Sweatshops, child labour, and poor working conditions. We have all heard of the negative implications of outsourcing. Then why do retailers continue to manufacture overseas? The answer is simple: the cheaper the labour costs, and increased profits. While it means half of the world’s population lives off less than $2.50 a day, it means billions of dollars in revenue for multinational companies. Wal-Mart, Joe Fresh, The Gap, and Nike are just a few popular examples of the thousands of companies who acquire cheap labour overseas. These million dollar revenues are often at the expense of the very individuals who manufacture their products. Though large companies profit from outsourcing, they often leave behind countless social, political, and economic problems.
Many large multinational companies acquire labour in countries like China, Vietnam and Indonesia, where workers are paid mere pennies, ranging from an astonishing $0.26 – $0.34 an hour. Employees work long shifts enduring poor working conditions. Does anyone else see the discrepancy here? If these conditions were existent in Canada, there would be constant lawsuits filed against the company. Consider the recent collapse of a garment factory in Dhaka, Bangladesh, on April 24, 2013, which claimed the lives of nearly 400 workers. This accident preceded a fire in another factory near Dhaka, killing more than 100 workers. Adherence to building codes, much less human rights codes, is rare in these countries. Labour laws are not enforced in third world developing countries, leading to detrimental consequences.
So why should a retailer choose to produce locally? Despite all the supposed cost-savings, there are several benefits of producing locally. For example, a company can create jobs, further advancing the local economy. A brand known to produce locally can strengthen its brand image amongst consumers. Local production is often associated with higher product quality standards, as well as environmentally friendly practices. A company can also gain faster lead times, while delivery costs lower and items arrive quicker.

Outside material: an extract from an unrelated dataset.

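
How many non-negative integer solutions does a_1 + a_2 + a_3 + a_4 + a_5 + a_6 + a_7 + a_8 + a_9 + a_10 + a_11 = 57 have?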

Many western companies overlook the option of producing in The West, which is a simple solution to eliminate labour exploitation and ensure domestic job opportunities for the local community. One of the rare successful companies is American Apparel that uses vertical integration to produce locally. Instead of outsourcing, they have all their manufacturing set up in Los Angeles. They firmly believe that it is only fair to pay adequate wages. American Apparel has achieved revenues of $633,140,000, and higher gross margins compared to their competitors. They also have the advantage to achieve fast turn around time for production, hence streamlining the supply chain.
One cannot deny the spreading force of outsourcing. Despite the benefits of outsourcing, there remain dangerous and detrimental consequences. It not only has negative effects in the host manufacturing country, but also in the corporation’s home country. Outsourcing provides employment opportunities for foreigners, which could go to local citizens. The countries in which multinational corporations acquire labour usually have terrible working conditions and risk the threat of exploiting workers. Conclusively, in my opinion the consequences of outsourcing greatly outweigh the benefits.